Thinking of the last shows at CNN, Sid Young — the veritable capo régime, seemingly always at King's side — declares, "He's gonna miss it." According to another Nate 'n Al regular, King's wife Shawn quipped she would have to get him a paper route to keep him out from under foot.
But there's plenty of planning still left to do. After the last show, the whole gang will take over Spago for a blowout party. King's favorite waitresses from Nate 'n Al will be there. So, of course, will all the fellas.
As for the final show? King hopes to close things out with the man who gave him his first CNN interview back in 1985 — Mario Cuomo, the former governor of New York and father of governor-elect Andrew Cuomo.
Only there's a glitch: Cuomo had signed on, until he felt Eliot Spitzer, another former New York governor and now CNN talk host, insulted his son.

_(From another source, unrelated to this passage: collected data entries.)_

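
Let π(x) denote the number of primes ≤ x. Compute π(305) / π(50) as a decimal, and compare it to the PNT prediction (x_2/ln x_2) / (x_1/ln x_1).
π(305)/π(50) = 62/15 ≈ 4.1333;  PNT prediction ≈ 4.1717.

π(50) = 15 and π(305) = 62, so π(305)/π(50) ≈ 4.1333. The PNT-predicted ratio is (305/ln(305)) / (50/ln(50)) ≈ 4.1717. The two agree to within a few percent, as expected.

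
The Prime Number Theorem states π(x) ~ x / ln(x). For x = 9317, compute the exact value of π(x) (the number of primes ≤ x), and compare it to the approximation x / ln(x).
π(9317) = 1152;  x/ln(x) ≈ 1019.41;  relative error ≈ 11.51%.

Directly count primes up to 9317: π(9317) = 1152. The PNT approximation gives 9317/ln(9317) ≈ 9317/9.13960 ≈ 1019.41. Relative error (π(x) − x/ln(x)) / π(x) ≈ 11.51%; the approximation is known to undercount slightly (Li(x) is a better estimate).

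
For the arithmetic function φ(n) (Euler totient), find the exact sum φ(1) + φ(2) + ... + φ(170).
Σ_{n ≤ 170} φ(n) = 8830

Compute φ(n) for each 1 ≤ n ≤ 170: φ(1) = 1, φ(2) = 1, φ(3) = 2, φ(4) = 2, φ(5) = 4, φ(6) = 2, φ(7) = 6, φ(8) = 4, φ(9) = 6, φ(10) = 4, φ(11) = 10, φ(12) = 4, φ(13) = 12, φ(14) = 6, φ(15) = 8, φ(16) = 8, φ(17) = 16, φ(18) = 6, φ(19) = 18, φ(20) = 8, φ(21) = 12, φ(22) = 10, φ(23) = 22, φ(24) = 8, φ(25) = 20, φ(26) = 12, φ(27) = 18, φ(28) = 12, φ(29) = 28, φ(30) = 8, φ(31) = 30, φ(32) = 16, φ(33) = 20, φ(34) = 16, φ(35) = 24, φ(36) = 12, φ(37) = 36, φ(38) = 18, φ(39) = 24, φ(40) = 16, φ(41) = 40, φ(42) = 12, φ(43) = 42, φ(44) = 20, φ(45) = 24, φ(46) = 22, φ(47) = 46, φ(48) = 16, φ(49) = 42, φ(50) = 20, φ(51) = 32, φ(52) = 24, φ(53) = 52, φ(54) = 18, φ(55) = 40, φ(56) = 24, φ(57) = 36, φ(58) = 28, φ(59) = 58, φ(60) = 16, φ(61) = 60, φ(62) = 30, φ(63) = 36, φ(64) = 32, φ(65) = 48, φ(66) = 20, φ(67) = 66, φ(68) = 32, φ(69) = 44, φ(70) = 24, φ(71) = 70, φ(72) = 24, φ(73) = 72, φ(74) = 36, φ(75) = 40, φ(76) = 36, φ(77) = 60, φ(78) = 24, φ(79) = 78, φ(80) = 32, φ(81) = 54, φ(82) = 40, φ(83) = 82, φ(84) = 24, φ(85) = 64, φ(86) = 42, φ(87) = 56, φ(88) = 40, φ(89) = 88, φ(90) = 24, φ(91) = 72, φ(92) = 44, φ(93) = 60, φ(94) = 46, φ(95) = 72, φ(96) = 32, φ(97) = 96, φ(98) = 42, φ(99) = 60, φ(100) = 40, φ(101) = 100, φ(102) = 32, φ(103) = 102, φ(104) = 48, φ(105) = 48, φ(106) = 52, φ(107) = 106, φ(108) = 36, φ(109) = 108, φ(110) = 40, φ(111) = 72, φ(112) = 48, φ(113) = 112, φ(114) = 36, φ(115) = 88, φ(116) = 56, φ(117) = 72, φ(118) = 58, φ(119) = 96, φ(120) = 32, φ(121) = 110, φ(122) = 60, φ(123) = 80, φ(124) = 60, φ(125) = 100, φ(126) = 36, φ(127) = 126, φ(128) = 64, φ(129) = 84, φ(130) = 48, φ(131) = 130, φ(132) = 40, φ(133) = 108, φ(134) = 66, φ(135) = 72, φ(136) = 64, φ(137) = 136, φ(138) = 44, φ(139) = 138, φ(140) = 48, φ(141) = 92, φ(142) = 70, φ(143) = 120, φ(144) = 48, φ(145) = 112, φ(146) = 72, φ(147) = 84, φ(148) = 72, φ(149) = 148, φ(150) = 40, φ(151) = 150, φ(152) = 72, φ(153) = 96, φ(154) = 60, φ(155) = 120, φ(156) = 48, φ(157) = 156, φ(158) = 78, φ(159) = 104, φ(160) = 64, φ(161) = 132, φ(162) = 54, φ(163) = 162, φ(164) = 80, φ(165) = 80, φ(166) = 82, φ(167) = 166, φ(168) = 48, φ(169) = 156, φ(170) = 64. Summing all 170 values: 8830. (Average order: Σ_{n ≤ x} φ(n) ~ (3/π²) x². For x = 170, (3/π²)·170² ≈ 8784.55.)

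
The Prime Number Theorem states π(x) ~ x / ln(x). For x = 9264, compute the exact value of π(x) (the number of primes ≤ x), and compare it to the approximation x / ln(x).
π(9264) = 1147;  x/ln(x) ≈ 1014.24;  relative error ≈ 11.57%.

Directly count primes up to 9264: π(9264) = 1147. The PNT approximation gives 9264/ln(9264) ≈ 9264/9.13389 ≈ 1014.24. Relative error (π(x) − x/ln(x)) / π(x) ≈ 11.57%; the approximation is known to undercount slightly (Li(x) is a better estimate).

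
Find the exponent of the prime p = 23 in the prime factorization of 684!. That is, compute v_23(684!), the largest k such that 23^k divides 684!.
v_23(684!) = 30

Legendre's formula: v_p(n!) = Σ_{k ≥ 1} ⌊n / p^k⌋. For p = 23, n = 684, the terms are:
  ⌊684/23^1⌋ = ⌊684/23⌋ = 29
  ⌊684/23^2⌋ = ⌊684/529⌋ = 1
(the next term ⌊684/23^3⌋ = 0, terminating the sum). Summing: v_23(684!) = 29 + 1 = 30.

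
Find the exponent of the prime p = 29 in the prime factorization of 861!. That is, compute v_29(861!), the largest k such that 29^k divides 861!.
v_29(861!) = 30

Legendre's formula: v_p(n!) = Σ_{k ≥ 1} ⌊n / p^k⌋. For p = 29, n = 861, the terms are:
  ⌊861/29^1⌋ = ⌊861/29⌋ = 29
  ⌊861/29^2⌋ = ⌊861/841⌋ = 1
(the next term ⌊861/29^3⌋ = 0, terminating the sum). Summing: v_29(861!) = 29 + 1 = 30.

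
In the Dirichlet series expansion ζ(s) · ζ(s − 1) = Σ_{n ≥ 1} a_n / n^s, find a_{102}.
σ(102) = 216

In the product (Σ m^0/m^s)(Σ k / k^s) = Σ (Σ_{d | n} d) / n^s, the coefficient of 1/n^s is σ(n) = Σ_{d | n} d. For n = 102, divisors are [1, 2, 3, 6, 17, 34, 51, 102]; summing: σ(102) = 216.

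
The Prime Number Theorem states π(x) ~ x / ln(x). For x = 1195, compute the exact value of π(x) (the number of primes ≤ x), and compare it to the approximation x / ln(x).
π(1195) = 196;  x/ln(x) ≈ 168.64;  relative error ≈ 13.96%.

Directly count primes up to 1195: π(1195) = 196. The PNT approximation gives 1195/ln(1195) ≈ 1195/7.08590 ≈ 168.64. Relative error (π(x) − x/ln(x)) / π(x) ≈ 13.96%; the approximation is known to undercount slightly (Li(x) is a better estimate).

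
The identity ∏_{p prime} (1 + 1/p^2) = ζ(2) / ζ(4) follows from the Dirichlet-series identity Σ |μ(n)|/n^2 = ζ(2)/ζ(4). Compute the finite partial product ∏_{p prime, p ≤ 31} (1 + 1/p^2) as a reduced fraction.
∏ = 7292191856800000/4827887490090357

The primes p ≤ 31 are [2, 3, 5, 7, 11, 13, 17, 19, 23, 29, 31]. For each, (1 + 1/p^2) = (p^2 + 1)/p^2. Multiplying these fractions over p ∈ [2, 3, 5, 7, 11, 13, 17, 19, 23, 29, 31] gives 7292191856800000/4827887490090357. (In the limit P → ∞ this tends to ζ(2)/ζ(4).)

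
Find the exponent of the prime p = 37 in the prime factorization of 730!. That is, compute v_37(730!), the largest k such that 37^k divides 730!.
v_37(730!) = 19

Legendre's formula: v_p(n!) = Σ_{k ≥ 1} ⌊n / p^k⌋. For p = 37, n = 730, the terms are:
  ⌊730/37^1⌋ = ⌊730/37⌋ = 19
(the next term ⌊730/37^2⌋ = 0, terminating the sum). Summing: v_37(730!) = 19 = 19.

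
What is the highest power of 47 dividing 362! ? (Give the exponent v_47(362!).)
v_47(362!) = 7

Legendre's formula: v_p(n!) = Σ_{k ≥ 1} ⌊n / p^k⌋. For p = 47, n = 362, the terms are:
  ⌊362/47^1⌋ = ⌊362/47⌋ = 7
(the next term ⌊362/47^2⌋ = 0, terminating the sum). Summing: v_47(362!) = 7 = 7.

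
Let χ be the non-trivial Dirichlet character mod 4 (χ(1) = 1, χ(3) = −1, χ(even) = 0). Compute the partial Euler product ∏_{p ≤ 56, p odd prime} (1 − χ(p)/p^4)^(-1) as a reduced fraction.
∏ = 257364431333305770108011762895409938991497014556861335561/260241495905762991772533773778373936417391479107040051200

The odd primes p ≤ 56 are [3, 5, 7, 11, 13, 17, 19, 23, 29, 31, 37, 41, 43, 47, 53]. For each, χ(p) = 1 if p ≡ 1 mod 4, χ(p) = −1 if p ≡ 3 mod 4. Taking (1 − χ(p)/p^4)^(-1) = p^4/(p^4 − χ(p)): (1 − (-1)/3^4)^(-1) · (1 − (1)/5^4)^(-1) · (1 − (-1)/7^4)^(-1) · (1 − (-1)/11^4)^(-1) · (1 − (1)/13^4)^(-1) · (1 − (1)/17^4)^(-1) · (1 − (-1)/19^4)^(-1) · (1 − (-1)/23^4)^(-1) · (1 − (1)/29^4)^(-1) · (1 − (-1)/31^4)^(-1) · (1 − (1)/37^4)^(-1) · (1 − (1)/41^4)^(-1) · (1 − (-1)/43^4)^(-1) · (1 − (-1)/47^4)^(-1) · (1 − (1)/53^4)^(-1) = 257364431333305770108011762895409938991497014556861335561/260241495905762991772533773778373936417391479107040051200.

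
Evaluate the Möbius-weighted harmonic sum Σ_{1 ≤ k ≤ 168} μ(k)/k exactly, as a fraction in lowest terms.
Σ μ(k)/k = 3320595668723936105212130194759121950701456962705503856339925674/481473710367991963528473107950567214598209565303106537707981745635

Values of μ(k) for 1 ≤ k ≤ 168: μ(1) = 1, μ(2) = -1, μ(3) = -1, μ(5) = -1, μ(6) = 1, μ(7) = -1, μ(10) = 1, μ(11) = -1, μ(13) = -1, μ(14) = 1, μ(15) = 1, μ(17) = -1, μ(19) = -1, μ(21) = 1, μ(22) = 1, μ(23) = -1, μ(26) = 1, μ(29) = -1, μ(30) = -1, μ(31) = -1, μ(33) = 1, μ(34) = 1, μ(35) = 1, μ(37) = -1, μ(38) = 1, μ(39) = 1, μ(41) = -1, μ(42) = -1, μ(43) = -1, μ(46) = 1, μ(47) = -1, μ(51) = 1, μ(53) = -1, μ(55) = 1, μ(57) = 1, μ(58) = 1, μ(59) = -1, μ(61) = -1, μ(62) = 1, μ(65) = 1, μ(66) = -1, μ(67) = -1, μ(69) = 1, μ(70) = -1, μ(71) = -1, μ(73) = -1, μ(74) = 1, μ(77) = 1, μ(78) = -1, μ(79) = -1, μ(82) = 1, μ(83) = -1, μ(85) = 1, μ(86) = 1, μ(87) = 1, μ(89) = -1, μ(91) = 1, μ(93) = 1, μ(94) = 1, μ(95) = 1, μ(97) = -1, μ(101) = -1, μ(102) = -1, μ(103) = -1, μ(105) = -1, μ(106) = 1, μ(107) = -1, μ(109) = -1, μ(110) = -1, μ(111) = 1, μ(113) = -1, μ(114) = -1, μ(115) = 1, μ(118) = 1, μ(119) = 1, μ(122) = 1, μ(123) = 1, μ(127) = -1, μ(129) = 1, μ(130) = -1, μ(131) = -1, μ(133) = 1, μ(134) = 1, μ(137) = -1, μ(138) = -1, μ(139) = -1, μ(141) = 1, μ(142) = 1, μ(143) = 1, μ(145) = 1, μ(146) = 1, μ(149) = -1, μ(151) = -1, μ(154) = -1, μ(155) = 1, μ(157) = -1, μ(158) = 1, μ(159) = 1, μ(161) = 1, μ(163) = -1, μ(165) = -1, μ(166) = 1, μ(167) = -1, with μ = 0 on non-squarefree integers. Summing μ(k)/k for k where μ(k) ≠ 0 gives 3320595668723936105212130194759121950701456962705503856339925674/481473710367991963528473107950567214598209565303106537707981745635 ≈ 0.0069. (PNT ⟺ this sum → 0 as n → ∞.)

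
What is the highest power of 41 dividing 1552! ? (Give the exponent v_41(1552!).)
v_41(1552!) = 37

Legendre's formula: v_p(n!) = Σ_{k ≥ 1} ⌊n / p^k⌋. For p = 41, n = 1552, the terms are:
  ⌊1552/41^1⌋ = ⌊1552/41⌋ = 37
(the next term ⌊1552/41^2⌋ = 0, terminating the sum). Summing: v_41(1552!) = 37 = 37.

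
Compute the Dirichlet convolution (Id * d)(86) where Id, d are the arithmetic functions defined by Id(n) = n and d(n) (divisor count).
(Id * d)(86) = 180

Divisors of 86: [1, 2, 43, 86]. For each d | 86:
  d = 1: Id(1) · d(86/1) = 1 · 4 = 4
  d = 2: Id(2) · d(86/2) = 2 · 2 = 4
  d = 43: Id(43) · d(86/43) = 43 · 2 = 86
  d = 86: Id(86) · d(86/86) = 86 · 1 = 86
Summing: (Id * d)(86) = 4 + 4 + 86 + 86 = 180.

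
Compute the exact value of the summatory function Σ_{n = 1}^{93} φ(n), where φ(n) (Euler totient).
Σ_{n ≤ 93} φ(n) = 2656

Compute φ(n) for each 1 ≤ n ≤ 93: φ(1) = 1, φ(2) = 1, φ(3) = 2, φ(4) = 2, φ(5) = 4, φ(6) = 2, φ(7) = 6, φ(8) = 4, φ(9) = 6, φ(10) = 4, φ(11) = 10, φ(12) = 4, φ(13) = 12, φ(14) = 6, φ(15) = 8, φ(16) = 8, φ(17) = 16, φ(18) = 6, φ(19) = 18, φ(20) = 8, φ(21) = 12, φ(22) = 10, φ(23) = 22, φ(24) = 8, φ(25) = 20, φ(26) = 12, φ(27) = 18, φ(28) = 12, φ(29) = 28, φ(30) = 8, φ(31) = 30, φ(32) = 16, φ(33) = 20, φ(34) = 16, φ(35) = 24, φ(36) = 12, φ(37) = 36, φ(38) = 18, φ(39) = 24, φ(40) = 16, φ(41) = 40, φ(42) = 12, φ(43) = 42, φ(44) = 20, φ(45) = 24, φ(46) = 22, φ(47) = 46, φ(48) = 16, φ(49) = 42, φ(50) = 20, φ(51) = 32, φ(52) = 24, φ(53) = 52, φ(54) = 18, φ(55) = 40, φ(56) = 24, φ(57) = 36, φ(58) = 28, φ(59) = 58, φ(60) = 16, φ(61) = 60, φ(62) = 30, φ(63) = 36, φ(64) = 32, φ(65) = 48, φ(66) = 20, φ(67) = 66, φ(68) = 32, φ(69) = 44, φ(70) = 24, φ(71) = 70, φ(72) = 24, φ(73) = 72, φ(74) = 36, φ(75) = 40, φ(76) = 36, φ(77) = 60, φ(78) = 24, φ(79) = 78, φ(80) = 32, φ(81) = 54, φ(82) = 40, φ(83) = 82, φ(84) = 24, φ(85) = 64, φ(86) = 42, φ(87) = 56, φ(88) = 40, φ(89) = 88, φ(90) = 24, φ(91) = 72, φ(92) = 44, φ(93) = 60. Summing all 93 values: 2656. (Average order: Σ_{n ≤ x} φ(n) ~ (3/π²) x². For x = 93, (3/π²)·93² ≈ 2628.98.)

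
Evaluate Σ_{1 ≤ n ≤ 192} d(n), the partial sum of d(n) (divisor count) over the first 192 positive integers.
Σ_{n ≤ 192} d(n) = 1047

Compute d(n) for each 1 ≤ n ≤ 192: d(1) = 1, d(2) = 2, d(3) = 2, d(4) = 3, d(5) = 2, d(6) = 4, d(7) = 2, d(8) = 4, d(9) = 3, d(10) = 4, d(11) = 2, d(12) = 6, d(13) = 2, d(14) = 4, d(15) = 4, d(16) = 5, d(17) = 2, d(18) = 6, d(19) = 2, d(20) = 6, d(21) = 4, d(22) = 4, d(23) = 2, d(24) = 8, d(25) = 3, d(26) = 4, d(27) = 4, d(28) = 6, d(29) = 2, d(30) = 8, d(31) = 2, d(32) = 6, d(33) = 4, d(34) = 4, d(35) = 4, d(36) = 9, d(37) = 2, d(38) = 4, d(39) = 4, d(40) = 8, d(41) = 2, d(42) = 8, d(43) = 2, d(44) = 6, d(45) = 6, d(46) = 4, d(47) = 2, d(48) = 10, d(49) = 3, d(50) = 6, d(51) = 4, d(52) = 6, d(53) = 2, d(54) = 8, d(55) = 4, d(56) = 8, d(57) = 4, d(58) = 4, d(59) = 2, d(60) = 12, d(61) = 2, d(62) = 4, d(63) = 6, d(64) = 7, d(65) = 4, d(66) = 8, d(67) = 2, d(68) = 6, d(69) = 4, d(70) = 8, d(71) = 2, d(72) = 12, d(73) = 2, d(74) = 4, d(75) = 6, d(76) = 6, d(77) = 4, d(78) = 8, d(79) = 2, d(80) = 10, d(81) = 5, d(82) = 4, d(83) = 2, d(84) = 12, d(85) = 4, d(86) = 4, d(87) = 4, d(88) = 8, d(89) = 2, d(90) = 12, d(91) = 4, d(92) = 6, d(93) = 4, d(94) = 4, d(95) = 4, d(96) = 12, d(97) = 2, d(98) = 6, d(99) = 6, d(100) = 9, d(101) = 2, d(102) = 8, d(103) = 2, d(104) = 8, d(105) = 8, d(106) = 4, d(107) = 2, d(108) = 12, d(109) = 2, d(110) = 8, d(111) = 4, d(112) = 10, d(113) = 2, d(114) = 8, d(115) = 4, d(116) = 6, d(117) = 6, d(118) = 4, d(119) = 4, d(120) = 16, d(121) = 3, d(122) = 4, d(123) = 4, d(124) = 6, d(125) = 4, d(126) = 12, d(127) = 2, d(128) = 8, d(129) = 4, d(130) = 8, d(131) = 2, d(132) = 12, d(133) = 4, d(134) = 4, d(135) = 8, d(136) = 8, d(137) = 2, d(138) = 8, d(139) = 2, d(140) = 12, d(141) = 4, d(142) = 4, d(143) = 4, d(144) = 15, d(145) = 4, d(146) = 4, d(147) = 6, d(148) = 6, d(149) = 2, d(150) = 12, d(151) = 2, d(152) = 8, d(153) = 6, d(154) = 8, d(155) = 4, d(156) = 12, d(157) = 2, d(158) = 4, d(159) = 4, d(160) = 12, d(161) = 4, d(162) = 10, d(163) = 2, d(164) = 6, d(165) = 8, d(166) = 4, d(167) = 2, d(168) = 16, d(169) = 3, d(170) = 8, d(171) = 6, d(172) = 6, d(173) = 2, d(174) = 8, d(175) = 6, d(176) = 10, d(177) = 4, d(178) = 4, d(179) = 2, d(180) = 18, d(181) = 2, d(182) = 8, d(183) = 4, d(184) = 8, d(185) = 4, d(186) = 8, d(187) = 4, d(188) = 6, d(189) = 8, d(190) = 8, d(191) = 2, d(192) = 14. Summing all 192 values: 1047. (Dirichlet's divisor formula: Σ_{n ≤ x} d(n) = x ln(x) + (2γ − 1) x + O(√x). For x = 192, the asymptotic estimate is ≈ 1039.09.)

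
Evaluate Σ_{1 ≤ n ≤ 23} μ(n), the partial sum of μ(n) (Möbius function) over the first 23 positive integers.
Σ_{n ≤ 23} μ(n) = -2

Compute μ(n) for each 1 ≤ n ≤ 23: μ(1) = 1, μ(2) = -1, μ(3) = -1, μ(4) = 0, μ(5) = -1, μ(6) = 1, μ(7) = -1, μ(8) = 0, μ(9) = 0, μ(10) = 1, μ(11) = -1, μ(12) = 0, μ(13) = -1, μ(14) = 1, μ(15) = 1, μ(16) = 0, μ(17) = -1, μ(18) = 0, μ(19) = -1, μ(20) = 0, μ(21) = 1, μ(22) = 1, μ(23) = -1. Summing all 23 values: -2. (Mertens function M(x) = Σ_{n ≤ x} μ(n); on average M(x) should be small (PNT ⟺ M(x) = o(x)).)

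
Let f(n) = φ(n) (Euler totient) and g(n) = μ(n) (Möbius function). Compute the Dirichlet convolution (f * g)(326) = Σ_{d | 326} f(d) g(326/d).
(φ * μ)(326) = 0

Divisors of 326: [1, 2, 163, 326]. For each d | 326:
  d = 1: φ(1) · μ(326/1) = 1 · 1 = 1
  d = 2: φ(2) · μ(326/2) = 1 · -1 = -1
  d = 163: φ(163) · μ(326/163) = 162 · -1 = -162
  d = 326: φ(326) · μ(326/326) = 162 · 1 = 162
Summing: (φ * μ)(326) = 1 + -1 + -162 + 162 = 0.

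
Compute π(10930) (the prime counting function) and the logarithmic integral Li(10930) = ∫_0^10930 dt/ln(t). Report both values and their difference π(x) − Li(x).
π(10930) = 1327;  Li(10930) ≈ 1346.62;  π(x) − Li(x) ≈ -19.62.

Direct count of primes ≤ 10930 gives π(10930) = 1327. Numerical evaluation of the logarithmic integral gives Li(10930) ≈ 1346.62. The difference π(x) − Li(x) ≈ -19.62 is typically negative for small/moderate x (Li(x) overestimates), though Littlewood's theorem shows this sign changes infinitely often.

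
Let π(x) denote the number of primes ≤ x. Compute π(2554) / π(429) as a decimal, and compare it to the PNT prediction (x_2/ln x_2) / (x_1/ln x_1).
π(2554)/π(429) = 374/82 ≈ 4.5610;  PNT prediction ≈ 4.5996.

π(429) = 82 and π(2554) = 374, so π(2554)/π(429) ≈ 4.5610. The PNT-predicted ratio is (2554/ln(2554)) / (429/ln(429)) ≈ 4.5996. The two agree to within a few percent, as expected.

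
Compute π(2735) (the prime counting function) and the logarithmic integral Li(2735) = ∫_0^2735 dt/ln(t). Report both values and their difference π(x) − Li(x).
π(2735) = 399;  Li(2735) ≈ 409.47;  π(x) − Li(x) ≈ -10.47.

Direct count of primes ≤ 2735 gives π(2735) = 399. Numerical evaluation of the logarithmic integral gives Li(2735) ≈ 409.47. The difference π(x) − Li(x) ≈ -10.47 is typically negative for small/moderate x (Li(x) overestimates), though Littlewood's theorem shows this sign changes infinitely often.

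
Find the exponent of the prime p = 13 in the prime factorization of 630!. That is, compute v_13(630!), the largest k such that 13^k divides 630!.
v_13(630!) = 51

Legendre's formula: v_p(n!) = Σ_{k ≥ 1} ⌊n / p^k⌋. For p = 13, n = 630, the terms are:
  ⌊630/13^1⌋ = ⌊630/13⌋ = 48
  ⌊630/13^2⌋ = ⌊630/169⌋ = 3
(the next term ⌊630/13^3⌋ = 0, terminating the sum). Summing: v_13(630!) = 48 + 3 = 51.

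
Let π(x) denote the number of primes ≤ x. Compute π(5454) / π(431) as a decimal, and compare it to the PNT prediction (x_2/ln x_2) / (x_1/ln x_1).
π(5454)/π(431) = 721/83 ≈ 8.6867;  PNT prediction ≈ 8.9216.

π(431) = 83 and π(5454) = 721, so π(5454)/π(431) ≈ 8.6867. The PNT-predicted ratio is (5454/ln(5454)) / (431/ln(431)) ≈ 8.9216. The two agree to within a few percent, as expected.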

"I don't know what he said," King said, "but [Mario] Cuomo calls up CNN and says, 'I will never go on CNN, because Spitzer is on there.'" King has tried everything to make it right. He has left messages. His brother has called. So has one of the guys who knows the Cuomos.
"The Italian core. It's a family thing," King says. "I can't believe it."
He's still trying to get Cuomo to relent. But enough about hang-ups, King says, turning back to the group, determined to keep the conversation going.
"Sometimes we solve things," he tells me. "Last week it was Iran. We fixed Iran.... Sowassitgonnabe today?"